Mark's is only an extreme example of a long line of transgressive behaviours on Hustvedt's pages. Transvestism is another theme that returns. Mark dresses his body and personality according to how he wishes to be perceived, but Iris spent large parts of The Blindfold tramping the streets in a suit, answering to "Klaus". With Leo, Hustvedt is indulging herself more directly. "This is the ultimate in transvestism," she announces loudly in our small hotel parlour. "Having a man's voice just takes it one step further, but I definitely enjoyed Iris's transvestism and it's definitely a fantasy of mine."

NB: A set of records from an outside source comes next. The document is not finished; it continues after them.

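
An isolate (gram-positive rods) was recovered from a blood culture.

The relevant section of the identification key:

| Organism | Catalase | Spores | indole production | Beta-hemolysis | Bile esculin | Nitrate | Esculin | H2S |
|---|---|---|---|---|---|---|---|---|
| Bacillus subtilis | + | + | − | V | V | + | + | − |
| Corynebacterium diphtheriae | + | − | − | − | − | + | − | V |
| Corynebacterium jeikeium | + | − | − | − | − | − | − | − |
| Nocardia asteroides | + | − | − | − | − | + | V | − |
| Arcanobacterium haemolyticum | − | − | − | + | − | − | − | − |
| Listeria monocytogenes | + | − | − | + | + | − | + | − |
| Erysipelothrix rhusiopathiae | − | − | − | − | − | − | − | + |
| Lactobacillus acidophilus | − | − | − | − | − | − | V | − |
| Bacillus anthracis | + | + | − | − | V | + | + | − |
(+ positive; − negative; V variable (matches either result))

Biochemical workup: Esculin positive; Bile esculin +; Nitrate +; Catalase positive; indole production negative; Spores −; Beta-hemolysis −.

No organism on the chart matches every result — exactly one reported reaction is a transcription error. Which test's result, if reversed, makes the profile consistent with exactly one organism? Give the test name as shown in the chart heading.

Bile esculin

As reported, no row in the chart matches all 7 reactions.
Reversing Spores → 2 organisms match (not unique).
Reversing indole production → still no organism matches.
Reversing Bile esculin (to −) → unique match: Nocardia asteroides.
Reversing Nitrate → still no organism matches.
Reversing Esculin → still no organism matches.
Reversing Beta-hemolysis → still no organism matches.
Reversing Catalase → still no organism matches.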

Left-Bank Paris would probably have applauded such an admission. But with such forthright enthusiasm, one could hardly call it an idiosyncrasy.

SIRI HUSTVEDT, BIOGRAPHY

Siri Hustvedt was born in Northfield, Minnesota, in 1955. Her mother – and her mother tongue – is Norwegian. Her father is a professor of Norwegian language at St Olaf College, where she studied history. In 1978 she attended Columbia University's graduate school; her thesis examined language and identity in Charles Dickens. She wrote poetry, and met Paul Auster in 1981; they married in 1982. They live in Brooklyn with their daughter Sophie, born in 1987. She followed her first novel The Blindfold, in 1992, with The Enchantment of Lily Dahl. In 1998 she published Yonder, a book of art criticism that includes essays on still life and Vermeer. Her third novel, What I Loved, published this week by Sceptre, is set in New York City. Siri Hustvedt is continuing to write and teach about art, and gearing up for another novel.